Ondertussen samen met de uitgever: auteur foto’s maken en kiezen. Cover ontwerpen. Catalogus tekst opstellen. Tekst voor de achterflap. Marketing plan. Persbericht. Boekpresentatie.

Dus ja, ik heb dit blog geen recht gedaan de laatste paar weken, maar hopelijk voor een goed doel! Ik ben zo benieuwd wat jullie van New York in 40 dates gaan vinden!

Anarchic Hand Syndrome

Er zijn mensen, meestal mannen, die na een paar biertjes ineens last krijgen van Anarchic Hand Syndrome. Je staat te praten met iemand, in de kroeg of tijdens een bedrijfsborrel, en je voelt iets tegen je heup, je bil of je been. De hand van de man naast je, is een eigen leven gaan leiden. Ik ken zo’n man, met zo’n hand. Een van mijn vriendinnen noemt hem Mr Hand en dan weten we meteen over wie we het hebben.

Anarchic Hand Syndrome is bijna hetzelfde als Alien Hand Syndrome en de patiënt heeft onder beide omstandigheden geen controle over wat de hand doet. Het verschil is dat de patiënt in het eerste geval wel degelijk de hand herkent als zijnde van hem of van haar, maar in het tweede geval niet. Dan voelt de hand als van een ander, alien dus. Anarchic Hand Syndrome is een groot probleem aan het worden. Misschien kunnen we zelfs spreken van een epidemie.

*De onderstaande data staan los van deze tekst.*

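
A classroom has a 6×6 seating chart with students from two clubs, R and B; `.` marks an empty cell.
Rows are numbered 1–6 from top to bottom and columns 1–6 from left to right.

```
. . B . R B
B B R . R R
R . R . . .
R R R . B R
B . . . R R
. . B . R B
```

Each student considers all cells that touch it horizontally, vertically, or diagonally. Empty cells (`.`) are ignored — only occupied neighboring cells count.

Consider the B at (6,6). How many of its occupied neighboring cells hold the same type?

Occupied neighbors of (6,6): (5,5)=R, (5,6)=R, (6,5)=R.
Same type (B): 0 of 3.

0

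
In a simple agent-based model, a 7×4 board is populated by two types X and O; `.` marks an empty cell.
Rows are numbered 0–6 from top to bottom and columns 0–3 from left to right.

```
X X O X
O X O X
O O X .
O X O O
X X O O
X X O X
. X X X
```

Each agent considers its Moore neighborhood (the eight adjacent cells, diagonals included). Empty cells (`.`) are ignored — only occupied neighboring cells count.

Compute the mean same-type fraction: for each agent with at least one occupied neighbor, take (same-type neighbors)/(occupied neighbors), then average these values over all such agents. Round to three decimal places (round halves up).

Row 0: (0,0)X 2/3 · (0,1)X 2/5 · (0,2)O 1/5 · (0,3)X 1/3
Row 1: (1,0)O 2/5 · (1,1)X 3/8 · (1,2)O 2/7 · (1,3)X 2/4
Row 2: (2,0)O 3/5 · (2,1)O 5/8 · (2,2)X 3/7
Row 3: (3,0)O 2/5 · (3,1)X 3/8 · (3,2)O 4/7 · (3,3)O 3/4
Row 4: (4,0)X 4/5 · (4,1)X 4/8 · (4,2)O 4/8 · (4,3)O 4/5
Row 5: (5,0)X 4/4 · (5,1)X 5/7 · (5,2)O 2/8 · (5,3)X 2/5
Row 6: (6,1)X 3/4 · (6,2)X 4/5 · (6,3)X 2/3
Sum over 26 agents: 2/3 + 2/5 + 1/5 + 1/3 + 2/5 + 3/8 + 2/7 + 2/4 + 3/5 + 5/8 + 3/7 + 2/5 + 3/8 + 4/7 + 3/4 + 4/5 + 4/8 + 4/8 + 4/5 + 4/4 + 5/7 + 2/8 + 2/5 + 3/4 + 4/5 + 2/3 = 1691/120; mean = 1691/120 ÷ 26 = 1691/3120 = 0.541987… → 0.542.

0.542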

Natuurlijk is dit gekscherend bedoeld en heeft mijn verhaaltje weinig te maken met deze zeldzame neurologische aandoening en alles met alcohol en brutaliteit.

Ik zat in de F-lijn, één van de metrolijnen in New York. De coupés hebben lange banken aan weerzijden van de wagon, dus reizigers zitten tegenover elkaar. Het was laat op een zaterdagavond en ik was een beetje aangeschoten. De drie mensen tegenover mij ook, het waren een jongen, een meisje en een man. Het meisje van een jaar of vijfentwintig zat in het midden. Ze was in gesprek met de jongen naast haar. De man aan de andere kant, zat met zijn handen op zijn bovenbenen. Hij strekte zijn wijsvinger uit en streelde zachtjes het bovenbeen van het meisje. Ik vond het wel aandoenlijk. Haar vader, dacht ik, die teder contact maakte. Eén vinger werd twee vingers. Met twee vingers beroerde hij aarzelend, en heel traag, haar been. Hij keek er dromerig bij. Het meisje reageerde niet, ze keek niet op of om, maar praatte verder met de jongen. Minutenlang werd ik gebiologeerd door dit minuscule gebaar. De rest van hun lichaamstaal sloot er helemaal niet op aan. ‘Wat klopt er niet aan dit plaatje?’ vroeg ik me af.

Bij een volgende halte stonden de drie tegelijkertijd op. De man keek – zich zogenaamd van geen kwaad bewust – om zich heen en liep een andere kant op. Ze hoorden helemaal niet bij elkaar!

Zou Anarchic Hand Syndrome stand houden in een rechtszaal? Dan zullen veel mannen zich laten diagnosticeren, vermoed ik. Totale anarchie!